The Golan Heights strike was the deadliest in Israel or Israeli-annexed territory since the start of the conflict in the Gaza Strip last October. Hezbollah and Israel have been trading fire in areas along the Lebanon-Israel border, but the rocket attack and retaliatory airstrikes heightened fears of an escalation into a broader conflict.
The United Nations called on Israel and Hezbollah to show “maximum restraint” in a statement after Saturday’s attack. “It could ignite a wider conflagration that would engulf the entire region in a catastrophe beyond belief,” the U.N. said in a statement.

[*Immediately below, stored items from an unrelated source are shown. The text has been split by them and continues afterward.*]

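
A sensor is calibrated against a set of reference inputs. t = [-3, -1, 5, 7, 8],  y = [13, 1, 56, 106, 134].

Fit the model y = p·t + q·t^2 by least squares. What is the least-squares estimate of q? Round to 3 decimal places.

q = 1.921

Setting ∂/∂p … = 0 gives: 148·p + 952·q = 2054;  952·p + 7204·q = 15288.
(Σt·t = 148, Σt·t^2 = 952, Σt^2·t^2 = 7204, Σt·y = 2054, Σt^2·y = 15288.)
Determinant 148·7204 − 952² = 159888.
p = (2054·7204 − 952·15288)/159888 = 30355/19986; q = (148·15288 − 952·2054)/159888 = 19201/9993.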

In a post on X, Israeli Prime Minister Benjamin Netanyahu’s office said “Hezbollah will pay a heavy price for this that it has not paid to this point.”
Netanyahu was in the United States during the rocket attack on a trip to woo presidential candidate Donald Trump and secure a pledge of unequivocal support for Israel militarily and financially should he win the U.S. election in November. The Israeli leader cut his trip short and is expected to return home on Sunday, the New York Times reported.